The two most often cited reasons for refusing to protect a Section 363(f) purchaser from successor products liability claims are due process concerns and the product line continuation exception. In states that recognize that the purchaser of assets is a successor if it continues the same product line, courts are likely to impose liability against a Section 363(f) purchaser. The New Jersey Superior Court held that a Section 363(f) sale order did not preclude successor liability because the court believed that a purchaser of assets should not be allowed to enjoy the benefits of long-standing customers without also incurring the liabilities that result from such relationships.3
The second and more difficult challenge to Section 363(f) sale orders has been framed as a due process issue by several federal courts. These courts have held that depriving future claimants (individuals injured post-bankruptcy with a pre-bankruptcy manufactured and sold product) of their day in court is a violation of due process.4 Accordingly, due process requires that claimants, who had not yet discovered the injury or had not been injured as of the date of the Section 363(f) sale, are entitled to pursue their claims.5
This unsettled conflict, which pits the authority of U.S. Bankruptcy Courts to sell bankrupt assets “free and clear” pursuant to the U.S. Bankruptcy Code6 against state law successor liability and due process concerns, is a roulette wheel for a prospective purchaser of assets of a bankrupt product manufacturer. Even a well-crafted Section 363(f) sale order that expressly negates all factors relating to state successor liability laws is not a sure bet against the future claimants pursuing the purchaser of the bankrupt assets. The court presiding over the Chrysler bankruptcy teed up this precise issue, but unfortunately declined to reach a decision.7 After unequivocally upholding the broad authority given to the U.S. Bankruptcy Courts under Section 363(f), the Chrysler court declined to definitively rule on the validity of a Section 363(f) sale order which expressly extinguished future claims.

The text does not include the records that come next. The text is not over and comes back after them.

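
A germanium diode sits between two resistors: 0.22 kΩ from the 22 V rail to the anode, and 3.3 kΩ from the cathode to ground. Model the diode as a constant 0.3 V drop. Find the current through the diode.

I ≈ 6.2 mA

The two resistors are in series with the diode, so KVL gives 22 = I·0.22 + 0.3 + I·3.3.
I = (22 − 0.3) / (0.22 + 3.3) kΩ = 21.7 / 3.52 = 6.16 mA.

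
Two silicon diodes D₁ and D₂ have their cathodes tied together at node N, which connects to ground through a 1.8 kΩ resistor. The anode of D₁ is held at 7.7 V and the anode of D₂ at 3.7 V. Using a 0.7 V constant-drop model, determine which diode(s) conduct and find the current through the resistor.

Assume both conduct. Then node N would need to be at both 7.7−0.7 = 7 V and 3.7−0.7 = 3 V, which is impossible.
Assume only D₁ conducts: V_N = 7.7 − 0.7 = 7 V, so I_R = 7/1.8 = 3.89 mA.
Check D₂: its anode-to-cathode voltage is 3.7 − 7 = -3.3 V < 0.7 V, so it is off. The assumption is consistent.

Only D₁ conducts; I_R ≈ 3.9 mA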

“[This Court] decline[s] to delineate the scope of the bankruptcy court’s authority to extinguish future claims, until such time as we are presented with an actual claim for an injury that is caused by Old Chrysler, that occurs after the sale, and that is cognizable under state successor liability law.” 8
So stay tuned, but in the meantime: buyers beware!
1 Regions Bank v. T.R. Oil Co., LLC, 387 F.3d 721, 732 (8th Cir. 2004).
2 In re Trans World Airlines, Inc., 322 F.3d 283, 292 (3d Cir. 2003).
3 Lefever v. K.P. Hovnanian Enterprises, Inc., 160 NJ 307 (NJ 1999); see also Wilkerson v. C.O. Porter Machinery Co., 237 NJ Super 282 (NJ 1989).
4 Zerand-Bernal Group Inc. v. Cox, 23 F.3d 159 (7th Cir. 1994).
5 In re Grumman Olson Industries, Inc., 445 B.R. 243, 254 (S.D.N.Y. 2011). (A person injured post-sale by a defective product manufactured and sold prior to the bankruptcy does not hold a claim in the bankruptcy and is not affected by the Section 363(f) sale order.)
6 Since theChrysler decision, the court overseeing the General Motors bankruptcy weighed in stating that the Second Circuit has “affirmed the proposition that section 363(f) authorizes the sale of assets ‘free and clear’ of successor tort liability.” In re Motors Liquidation Co., 428 B.R. 43, 58-59 (S.D.N.Y. 2010); see also, Douglas v. Stamco, 2010 WL 337043 (2d Cir. Feb. 1, 2010).
7 In re Chrysler LLC, 576 F.3d 108, 127 (2d Cir. 2009).